Si pensava che l’arrivo di Schlein avrebbe dato nuova linfa al PD, avvicinandosi alle battaglie dei più giovani, ovvero quelle per l’ambiente, per i diritti civili e contro la precarietà della loro generazione. I buoni propositi della segretaria erano quelli, e durante la campagna elettorale per le primarie premeva proprio sui tasti giusti per riavvicinare i giovani al partito e, in generale, alla politica. Una volta eletta, si è però ritrovata arenata nella rete delle correnti di partito, impotente di fronte alla guerra fratricida tra chi è ancorato al passato e chi ha la mente rivolta al futuro.
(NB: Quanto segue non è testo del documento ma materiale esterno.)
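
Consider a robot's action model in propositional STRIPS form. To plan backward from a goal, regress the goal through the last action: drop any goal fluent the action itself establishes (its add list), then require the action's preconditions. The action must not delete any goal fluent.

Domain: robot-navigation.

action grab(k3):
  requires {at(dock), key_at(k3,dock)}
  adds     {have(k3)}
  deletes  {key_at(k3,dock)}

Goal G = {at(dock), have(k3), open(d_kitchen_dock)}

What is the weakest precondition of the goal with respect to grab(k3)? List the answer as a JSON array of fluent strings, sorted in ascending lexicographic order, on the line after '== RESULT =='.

Compute (G \ add) ∪ pre:
  G ∩ del = {}  (empty — regression defined)
  G \ add = {at(dock), have(k3), open(d_kitchen_dock)} \ {have(k3)} = {at(dock), open(d_kitchen_dock)}
  ∪ pre   = {at(dock), open(d_kitchen_dock)} ∪ {at(dock), key_at(k3,dock)}
          = {at(dock), key_at(k3,dock), open(d_kitchen_dock)}

== RESULT ==
["at(dock)", "key_at(k3,dock)", "open(d_kitchen_dock)"]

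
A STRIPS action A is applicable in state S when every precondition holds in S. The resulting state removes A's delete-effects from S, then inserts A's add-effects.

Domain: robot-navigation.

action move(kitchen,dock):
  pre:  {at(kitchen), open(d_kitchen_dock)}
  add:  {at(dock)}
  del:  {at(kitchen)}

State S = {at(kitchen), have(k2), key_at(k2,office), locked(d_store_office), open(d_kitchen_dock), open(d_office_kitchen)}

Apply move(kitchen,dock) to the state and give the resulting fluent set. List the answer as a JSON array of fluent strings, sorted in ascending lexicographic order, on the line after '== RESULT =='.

Compute (S \ del) ∪ add:
  pre ⊆ S: {at(kitchen), open(d_kitchen_dock)} ⊆ S  — applicable
  S \ del = {have(k2), key_at(k2,office), locked(d_store_office), open(d_kitchen_dock), open(d_office_kitchen)}
  ∪ add   = {at(dock), have(k2), key_at(k2,office), locked(d_store_office), open(d_kitchen_dock), open(d_office_kitchen)}

== RESULT ==
["at(dock)", "have(k2)", "key_at(k2,office)", "locked(d_store_office)", "open(d_kitchen_dock)", "open(d_office_kitchen)"]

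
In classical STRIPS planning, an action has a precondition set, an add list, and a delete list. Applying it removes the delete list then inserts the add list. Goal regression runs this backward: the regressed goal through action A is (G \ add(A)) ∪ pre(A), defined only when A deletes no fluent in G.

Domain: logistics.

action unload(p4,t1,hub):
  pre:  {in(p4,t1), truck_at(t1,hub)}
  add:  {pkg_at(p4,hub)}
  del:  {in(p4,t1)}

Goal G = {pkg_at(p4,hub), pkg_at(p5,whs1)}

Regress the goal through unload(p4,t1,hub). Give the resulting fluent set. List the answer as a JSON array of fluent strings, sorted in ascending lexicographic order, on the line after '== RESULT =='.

Regress:
  G ∩ del = {}  (empty — regression defined)
  G \ add = {pkg_at(p4,hub), pkg_at(p5,whs1)} \ {pkg_at(p4,hub)} = {pkg_at(p5,whs1)}
  ∪ pre   = {pkg_at(p5,whs1)} ∪ {in(p4,t1), truck_at(t1,hub)}
          = {in(p4,t1), pkg_at(p5,whs1), truck_at(t1,hub)}

== RESULT ==
["in(p4,t1)", "pkg_at(p5,whs1)", "truck_at(t1,hub)"]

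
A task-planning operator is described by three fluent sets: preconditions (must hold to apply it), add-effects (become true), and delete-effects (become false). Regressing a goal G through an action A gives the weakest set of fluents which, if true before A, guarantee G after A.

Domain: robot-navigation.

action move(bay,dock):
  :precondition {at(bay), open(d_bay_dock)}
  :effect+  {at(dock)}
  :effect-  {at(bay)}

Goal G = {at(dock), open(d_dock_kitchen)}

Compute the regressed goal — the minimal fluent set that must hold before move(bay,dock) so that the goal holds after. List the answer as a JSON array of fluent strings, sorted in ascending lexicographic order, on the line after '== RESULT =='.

Compute (G \ add) ∪ pre:
  G ∩ del = {}  (empty — regression defined)
  G \ add = {at(dock), open(d_dock_kitchen)} \ {at(dock)} = {open(d_dock_kitchen)}
  ∪ pre   = {open(d_dock_kitchen)} ∪ {at(bay), open(d_bay_dock)}
          = {at(bay), open(d_bay_dock), open(d_dock_kitchen)}

== RESULT ==
["at(bay)", "open(d_bay_dock)", "open(d_dock_kitchen)"]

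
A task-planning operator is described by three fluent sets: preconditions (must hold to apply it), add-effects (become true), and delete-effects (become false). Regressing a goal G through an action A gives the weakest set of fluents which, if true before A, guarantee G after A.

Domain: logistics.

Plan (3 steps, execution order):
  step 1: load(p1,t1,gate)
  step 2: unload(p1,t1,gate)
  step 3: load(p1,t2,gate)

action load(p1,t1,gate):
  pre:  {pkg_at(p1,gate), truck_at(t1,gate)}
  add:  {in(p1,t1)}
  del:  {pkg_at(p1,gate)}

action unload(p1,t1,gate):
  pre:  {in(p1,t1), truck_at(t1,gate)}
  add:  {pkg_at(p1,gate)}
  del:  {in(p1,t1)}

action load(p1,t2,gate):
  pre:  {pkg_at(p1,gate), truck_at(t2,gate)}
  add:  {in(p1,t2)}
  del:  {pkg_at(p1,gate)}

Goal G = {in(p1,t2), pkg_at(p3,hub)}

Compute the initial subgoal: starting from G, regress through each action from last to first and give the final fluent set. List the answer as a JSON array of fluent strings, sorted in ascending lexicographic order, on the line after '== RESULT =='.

Regress step by step:
  through step 3 (load(p1,t2,gate)): drop {in(p1,t2)}, keep {pkg_at(p3,hub)}, require {pkg_at(p1,gate), truck_at(t2,gate)}
    → {pkg_at(p1,gate), pkg_at(p3,hub), truck_at(t2,gate)}
  through step 2 (unload(p1,t1,gate)): drop {pkg_at(p1,gate)}, keep {pkg_at(p3,hub), truck_at(t2,gate)}, require {in(p1,t1), truck_at(t1,gate)}
    → {in(p1,t1), pkg_at(p3,hub), truck_at(t1,gate), truck_at(t2,gate)}
  through step 1 (load(p1,t1,gate)): drop {in(p1,t1)}, keep {pkg_at(p3,hub), truck_at(t1,gate), truck_at(t2,gate)}, require {pkg_at(p1,gate), truck_at(t1,gate)}
    → {pkg_at(p1,gate), pkg_at(p3,hub), truck_at(t1,gate), truck_at(t2,gate)}

== RESULT ==
["pkg_at(p1,gate)", "pkg_at(p3,hub)", "truck_at(t1,gate)", "truck_at(t2,gate)"]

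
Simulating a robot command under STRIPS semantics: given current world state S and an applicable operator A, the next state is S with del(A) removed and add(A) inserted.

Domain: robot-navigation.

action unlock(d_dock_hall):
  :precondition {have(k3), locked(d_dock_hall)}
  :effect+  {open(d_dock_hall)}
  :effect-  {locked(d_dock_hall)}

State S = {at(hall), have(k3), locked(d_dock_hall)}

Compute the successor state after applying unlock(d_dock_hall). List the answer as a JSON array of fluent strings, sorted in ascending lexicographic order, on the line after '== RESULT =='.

Progress:
  pre ⊆ S: {have(k3), locked(d_dock_hall)} ⊆ S  — applicable
  S \ del = {at(hall), have(k3)}
  ∪ add   = {at(hall), have(k3), open(d_dock_hall)}

== RESULT ==
["at(hall)", "have(k3)", "open(d_dock_hall)"]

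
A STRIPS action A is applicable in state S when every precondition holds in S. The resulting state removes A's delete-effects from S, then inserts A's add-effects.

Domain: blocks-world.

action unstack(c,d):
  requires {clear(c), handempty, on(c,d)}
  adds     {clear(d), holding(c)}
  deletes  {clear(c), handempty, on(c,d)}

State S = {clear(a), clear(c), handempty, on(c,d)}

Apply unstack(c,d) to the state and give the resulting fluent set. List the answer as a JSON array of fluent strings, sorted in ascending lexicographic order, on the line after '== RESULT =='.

Progress:
  pre ⊆ S: {clear(c), handempty, on(c,d)} ⊆ S  — applicable
  S \ del = {clear(a)}
  ∪ add   = {clear(a), clear(d), holding(c)}

== RESULT ==
["clear(a)", "clear(d)", "holding(c)"]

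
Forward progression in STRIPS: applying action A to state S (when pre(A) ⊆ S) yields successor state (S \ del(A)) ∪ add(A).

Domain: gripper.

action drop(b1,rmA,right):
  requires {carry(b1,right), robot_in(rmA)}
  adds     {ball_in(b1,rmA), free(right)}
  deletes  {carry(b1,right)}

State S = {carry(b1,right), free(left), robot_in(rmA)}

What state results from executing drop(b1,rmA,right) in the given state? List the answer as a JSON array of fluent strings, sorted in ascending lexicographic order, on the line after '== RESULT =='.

Compute (S \ del) ∪ add:
  pre ⊆ S: {carry(b1,right), robot_in(rmA)} ⊆ S  — applicable
  S \ del = {free(left), robot_in(rmA)}
  ∪ add   = {ball_in(b1,rmA), free(left), free(right), robot_in(rmA)}

== RESULT ==
["ball_in(b1,rmA)", "free(left)", "free(right)", "robot_in(rmA)"]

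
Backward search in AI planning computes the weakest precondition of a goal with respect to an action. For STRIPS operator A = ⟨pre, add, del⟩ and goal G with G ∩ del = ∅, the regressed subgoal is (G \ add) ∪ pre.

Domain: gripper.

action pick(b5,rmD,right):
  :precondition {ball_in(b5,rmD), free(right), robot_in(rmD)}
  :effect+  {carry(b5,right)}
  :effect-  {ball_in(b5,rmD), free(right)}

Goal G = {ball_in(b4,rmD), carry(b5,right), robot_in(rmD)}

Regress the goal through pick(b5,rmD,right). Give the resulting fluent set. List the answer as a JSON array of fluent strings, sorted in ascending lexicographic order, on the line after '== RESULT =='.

Regress:
  G ∩ del = {}  (empty — regression defined)
  G \ add = {ball_in(b4,rmD), carry(b5,right), robot_in(rmD)} \ {carry(b5,right)} = {ball_in(b4,rmD), robot_in(rmD)}
  ∪ pre   = {ball_in(b4,rmD), robot_in(rmD)} ∪ {ball_in(b5,rmD), free(right), robot_in(rmD)}
          = {ball_in(b4,rmD), ball_in(b5,rmD), free(right), robot_in(rmD)}

== RESULT ==
["ball_in(b4,rmD)", "ball_in(b5,rmD)", "free(right)", "robot_in(rmD)"]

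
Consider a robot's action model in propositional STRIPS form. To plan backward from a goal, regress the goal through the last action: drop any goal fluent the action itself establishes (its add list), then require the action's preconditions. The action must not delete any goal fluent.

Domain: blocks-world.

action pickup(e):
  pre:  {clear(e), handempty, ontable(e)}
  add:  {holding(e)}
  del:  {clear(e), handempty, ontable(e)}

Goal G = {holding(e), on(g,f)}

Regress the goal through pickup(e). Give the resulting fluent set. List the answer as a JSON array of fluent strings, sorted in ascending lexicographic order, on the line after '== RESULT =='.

Compute (G \ add) ∪ pre:
  G ∩ del = {}  (empty — regression defined)
  G \ add = {holding(e), on(g,f)} \ {holding(e)} = {on(g,f)}
  ∪ pre   = {on(g,f)} ∪ {clear(e), handempty, ontable(e)}
          = {clear(e), handempty, on(g,f), ontable(e)}

== RESULT ==
["clear(e)", "handempty", "on(g,f)", "ontable(e)"]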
È l’eredità della formazione stessa del partito, dell’idea di mettere insieme Peppone e Don Camillo in un’unica stanza sperando che non si menassero. E invece l’hanno fatto, consegnando il Paese alla destra.
Per quanto potessimo aspettarci da Schlein più coraggio, se non addirittura un tentativo di fare tabula rasa e rifondare il partito da zero, non possiamo attribuirle tutte le responsabilità di questo immobilismo. La verità è che il PD è un partito ingovernabile. Disorganico per natura, che impedisce a qualunque segretario di apportare novità o di orchestrare un allineamento di pensiero. Non si capisce, a distanza di diciassette anni dalla sua fondazione, quale sia la sua vera strada. Un socialismo moderno, ma le politiche economiche e sociali durante gli anni al governo sono andate in un’altra direzione; la casa dei democratici moderati, ma il rischio di deriva totalmente centrista è sempre pulsante; i sostenitori dei diritti civili, ma i figli e le figlie politiche di Binetti sono sempre dietro l’angolo. Se non si permette a un segretario di delineare la sua linea si resta arroccati nel limbo della sopravvivenza politica, fino a quando qualcuno (l’elettorato, principalmente) non staccherà definitivamente la spina. L’estrema destra al potere non è il risveglio di un’Italia fascista, ma la carenza di un centrosinistra che non ha saputo spiegare alla popolazione ciò che è veramente. Forse perché nemmeno il Pd lo sa, e si tira a campare sperando che un ex democristiano e un ex comunista non affossino la prossima proposta di legge: cosa che prontamente avverrà.